Kanzleiters grundlegende Hypothese lautet, dass die Proteste Anfang Juni 1968 und der darauffolgende Streik an der Belgrader Universität nur den Höhepunkt eines bedeutend längeren Protestzyklus darstellten. Diesen Zyklus datiert er in die Jahre von 1964 bis Anfang 1975 und macht in ihm verschiedene Etappen aus (S. 17), die sich in den Kapiteln drei bis fünf seines Buches widerspiegeln. Der Autor, Leiter des Regionalbüros der Rosa Luxemburg Stiftung in Belgrad, beschränkt sich in seiner Arbeit dabei weitgehend auf die Protestbewegung der Neuen Linken an der Universität Belgrad.
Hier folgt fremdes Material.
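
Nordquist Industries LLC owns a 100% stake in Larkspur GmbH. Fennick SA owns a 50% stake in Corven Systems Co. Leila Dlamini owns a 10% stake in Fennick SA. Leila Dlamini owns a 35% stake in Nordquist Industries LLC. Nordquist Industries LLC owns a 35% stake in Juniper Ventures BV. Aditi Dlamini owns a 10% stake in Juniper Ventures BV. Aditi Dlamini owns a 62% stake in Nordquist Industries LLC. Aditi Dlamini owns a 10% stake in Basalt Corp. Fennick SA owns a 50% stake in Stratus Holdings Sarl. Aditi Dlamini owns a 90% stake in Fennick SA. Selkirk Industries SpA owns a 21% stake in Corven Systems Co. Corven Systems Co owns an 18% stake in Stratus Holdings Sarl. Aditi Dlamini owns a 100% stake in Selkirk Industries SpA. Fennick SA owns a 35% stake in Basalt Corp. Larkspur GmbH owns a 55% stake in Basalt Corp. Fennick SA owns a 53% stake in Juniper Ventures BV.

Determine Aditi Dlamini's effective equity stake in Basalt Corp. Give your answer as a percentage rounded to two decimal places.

Aditi reaches Basalt along 3 paths.
Via Fennick: 90% × 35% = 31.5%.
Direct stake: 10% = 10%.
Via Nordquist → Larkspur: 62% × 100% × 55% = 34.1%.
Total: 31.5% + 10% + 34.1% = 75.6%.
Rounded: 75.60%.

75.60%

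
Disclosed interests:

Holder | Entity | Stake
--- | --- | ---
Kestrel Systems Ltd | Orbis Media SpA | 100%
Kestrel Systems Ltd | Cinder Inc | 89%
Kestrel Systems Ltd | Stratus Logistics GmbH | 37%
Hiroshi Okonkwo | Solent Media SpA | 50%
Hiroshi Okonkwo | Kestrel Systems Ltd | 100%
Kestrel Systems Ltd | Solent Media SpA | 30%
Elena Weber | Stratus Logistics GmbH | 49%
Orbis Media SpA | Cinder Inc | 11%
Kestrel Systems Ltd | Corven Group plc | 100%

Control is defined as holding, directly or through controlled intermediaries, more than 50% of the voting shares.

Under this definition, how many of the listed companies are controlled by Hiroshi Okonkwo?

5

Hiroshi holds 100% of Kestrel, so Hiroshi controls Kestrel.
Kestrel holds 100% of Orbis, so Hiroshi controls Orbis.
Hiroshi and Kestrel together hold 50% + 30% = 80% of Solent, so Hiroshi controls Solent.
Kestrel holds 100% of Corven, so Hiroshi controls Corven.
Orbis and Kestrel together hold 11% + 89% = 100% of Cinder, so Hiroshi controls Cinder.
No other company's threshold is met.
Hiroshi controls 5 companies.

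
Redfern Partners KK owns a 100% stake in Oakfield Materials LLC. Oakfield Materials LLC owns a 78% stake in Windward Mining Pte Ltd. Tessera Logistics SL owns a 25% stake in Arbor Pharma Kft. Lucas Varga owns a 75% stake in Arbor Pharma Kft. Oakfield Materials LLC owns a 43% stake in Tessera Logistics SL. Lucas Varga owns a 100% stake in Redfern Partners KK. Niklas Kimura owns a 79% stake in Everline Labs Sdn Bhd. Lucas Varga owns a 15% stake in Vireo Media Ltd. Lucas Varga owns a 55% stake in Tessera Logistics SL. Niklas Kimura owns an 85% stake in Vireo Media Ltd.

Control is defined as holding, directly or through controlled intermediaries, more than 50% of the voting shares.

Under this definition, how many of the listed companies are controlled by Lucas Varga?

Lucas holds 100% of Redfern, so Lucas controls Redfern.
Redfern holds 100% of Oakfield, so Lucas controls Oakfield.
Lucas and Oakfield together hold 55% + 43% = 98% of Tessera, so Lucas controls Tessera.
Oakfield holds 78% of Windward, so Lucas controls Windward.
Lucas and Tessera together hold 75% + 25% = 100% of Arbor, so Lucas controls Arbor.
No other company's threshold is met.
Lucas controls 5 companies.

5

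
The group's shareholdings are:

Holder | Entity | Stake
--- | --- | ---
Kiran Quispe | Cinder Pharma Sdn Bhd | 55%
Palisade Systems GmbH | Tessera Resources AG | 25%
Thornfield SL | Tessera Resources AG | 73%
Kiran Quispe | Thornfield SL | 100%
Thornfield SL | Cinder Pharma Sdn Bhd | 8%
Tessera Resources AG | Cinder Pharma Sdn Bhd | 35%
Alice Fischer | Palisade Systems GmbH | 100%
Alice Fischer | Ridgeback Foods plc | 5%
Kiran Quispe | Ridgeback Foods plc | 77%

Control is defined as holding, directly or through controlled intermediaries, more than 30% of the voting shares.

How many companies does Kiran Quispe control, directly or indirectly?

Kiran holds 77% of Ridgeback, so Kiran controls Ridgeback.
Kiran holds 100% of Thornfield, so Kiran controls Thornfield.
Thornfield holds 73% of Tessera, so Kiran controls Tessera.
Tessera and Kiran and Thornfield together hold 35% + 55% + 8% = 98% of Cinder, so Kiran controls Cinder.
No other company's threshold is met.
Kiran controls 4 companies.

4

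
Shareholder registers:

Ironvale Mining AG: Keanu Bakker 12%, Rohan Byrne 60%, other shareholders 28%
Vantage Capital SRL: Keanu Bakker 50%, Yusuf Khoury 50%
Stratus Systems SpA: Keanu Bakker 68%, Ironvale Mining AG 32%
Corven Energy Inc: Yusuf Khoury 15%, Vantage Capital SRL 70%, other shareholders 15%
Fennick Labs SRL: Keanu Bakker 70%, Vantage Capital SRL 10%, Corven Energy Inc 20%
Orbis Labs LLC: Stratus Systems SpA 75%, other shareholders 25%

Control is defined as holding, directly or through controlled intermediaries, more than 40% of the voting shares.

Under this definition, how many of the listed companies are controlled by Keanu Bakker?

Keanu holds 50% of Vantage, so Keanu controls Vantage.
Keanu holds 68% of Stratus, so Keanu controls Stratus.
Vantage holds 70% of Corven, so Keanu controls Corven.
Keanu and Vantage and Corven together hold 70% + 10% + 20% = 100% of Fennick, so Keanu controls Fennick.
Stratus holds 75% of Orbis, so Keanu controls Orbis.
No other company's threshold is met.
Keanu controls 5 companies.

5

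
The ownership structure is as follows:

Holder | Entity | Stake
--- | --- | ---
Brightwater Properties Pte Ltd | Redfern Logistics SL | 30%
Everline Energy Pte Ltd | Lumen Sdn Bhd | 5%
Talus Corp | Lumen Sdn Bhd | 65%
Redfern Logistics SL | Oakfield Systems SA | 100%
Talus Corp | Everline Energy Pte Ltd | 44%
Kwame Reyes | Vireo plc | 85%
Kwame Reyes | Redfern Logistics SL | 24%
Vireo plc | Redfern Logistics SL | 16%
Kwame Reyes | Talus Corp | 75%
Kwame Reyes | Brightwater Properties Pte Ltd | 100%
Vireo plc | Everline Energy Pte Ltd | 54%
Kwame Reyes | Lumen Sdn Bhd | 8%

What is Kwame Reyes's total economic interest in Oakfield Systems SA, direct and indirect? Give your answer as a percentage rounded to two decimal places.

67.60%

Kwame reaches Oakfield along 3 paths.
Via Brightwater → Redfern: 100% × 30% × 100% = 30%.
Via Redfern: 24% × 100% = 24%.
Via Vireo → Redfern: 85% × 16% × 100% = 13.6%.
Total: 30% + 24% + 13.6% = 67.6%.
Rounded: 67.60%.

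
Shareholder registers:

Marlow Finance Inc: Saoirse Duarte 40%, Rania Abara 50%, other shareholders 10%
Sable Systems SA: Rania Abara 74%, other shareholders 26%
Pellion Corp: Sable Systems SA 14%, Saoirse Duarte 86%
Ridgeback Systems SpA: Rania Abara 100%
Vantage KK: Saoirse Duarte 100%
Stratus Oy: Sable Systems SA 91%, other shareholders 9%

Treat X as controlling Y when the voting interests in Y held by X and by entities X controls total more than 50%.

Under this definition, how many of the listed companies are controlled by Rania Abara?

3

Rania holds 74% of Sable, so Rania controls Sable.
Rania holds 100% of Ridgeback, so Rania controls Ridgeback.
Sable holds 91% of Stratus, so Rania controls Stratus.
No other company's threshold is met.
Rania controls 3 companies.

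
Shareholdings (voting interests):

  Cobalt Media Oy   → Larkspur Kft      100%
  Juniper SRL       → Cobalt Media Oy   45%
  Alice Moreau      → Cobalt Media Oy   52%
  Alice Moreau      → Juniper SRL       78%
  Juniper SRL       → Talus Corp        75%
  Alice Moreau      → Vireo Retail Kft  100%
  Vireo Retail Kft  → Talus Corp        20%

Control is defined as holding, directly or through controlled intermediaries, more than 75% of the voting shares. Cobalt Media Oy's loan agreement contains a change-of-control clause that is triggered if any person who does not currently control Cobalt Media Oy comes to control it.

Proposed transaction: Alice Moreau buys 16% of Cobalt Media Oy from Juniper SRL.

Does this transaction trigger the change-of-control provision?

The purchase adds only to Alice's holdings (Juniper's stake shrinks), so Alice is the only person who could newly come to control Cobalt.
Alice holds 78% of Juniper, so Alice controls Juniper.
Alice and Juniper together hold 52% + 45% = 97% of Cobalt, so Alice controls Cobalt.
So Alice already controls Cobalt before the transaction.
After the purchase, Alice's direct stake in Cobalt rises to 52% + 16% = 68%, and Juniper's stake falls to 29%.
Alice controlled Cobalt already, so this is not a new person acquiring control; every other person's position is unchanged or reduced.
No new person acquires control, so the clause is not triggered.

No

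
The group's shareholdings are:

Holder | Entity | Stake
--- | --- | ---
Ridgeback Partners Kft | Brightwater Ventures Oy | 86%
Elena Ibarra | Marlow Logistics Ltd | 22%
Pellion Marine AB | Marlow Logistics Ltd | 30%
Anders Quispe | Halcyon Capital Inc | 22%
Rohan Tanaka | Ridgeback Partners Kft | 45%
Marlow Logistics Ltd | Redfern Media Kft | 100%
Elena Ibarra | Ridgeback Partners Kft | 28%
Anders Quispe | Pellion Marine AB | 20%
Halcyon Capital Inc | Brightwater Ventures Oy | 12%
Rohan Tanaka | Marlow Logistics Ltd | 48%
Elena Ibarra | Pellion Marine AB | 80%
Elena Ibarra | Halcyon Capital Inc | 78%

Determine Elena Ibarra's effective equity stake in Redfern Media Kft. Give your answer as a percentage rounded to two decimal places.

46.00%

Elena reaches Redfern along 2 paths.
Via Pellion → Marlow: 80% × 30% × 100% = 24%.
Via Marlow: 22% × 100% = 22%.
Total: 24% + 22% = 46%.
Rounded: 46.00%.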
Boris Kanzleiter beschäftigt sich in dieser Veröffentlichung, hervorgegangen aus seiner Berliner Dissertation, mit drei zentralen Frageschwerpunkten. Erstens, "wie sich die Studentenproteste in den Reform- und Krisenprozess in der SFRJ (Sozialistische Föderative Republik Jugoslawien) einfügten" (S. 19). Zweitens, "wie sich im relativ geschlossenen politischen Regime der SFRJ ein Netzwerk von
Bewegungsunternehmern konstituieren konnte und wie die Leitideologie der untersuchten Bewegung - die immanente Kritik an den sozialen und politischen Verhältnissen - an politischer Virulenz gewinnen konnte" (S. 20). Drittens, wie die Protestbewegung "sich im Kontext der Krisen- und Reformphase in Jugoslawien selbst verortete, Probleme identifizierte und Forderungen zu deren Überwindung entwarf" (S. 22). Kanzleiters Arbeit fußt hierbei auf der umfangreichen Auswertung von Archivquellen, Zeitungen und Zeitschriften, Dokumentar- und Spielfilmen sowie Interviews. Einige selbst geführte Interviews des Autors sind bereits 2008 im Rahmen einer Textsammlung zu den Protesten erschienen.[1]"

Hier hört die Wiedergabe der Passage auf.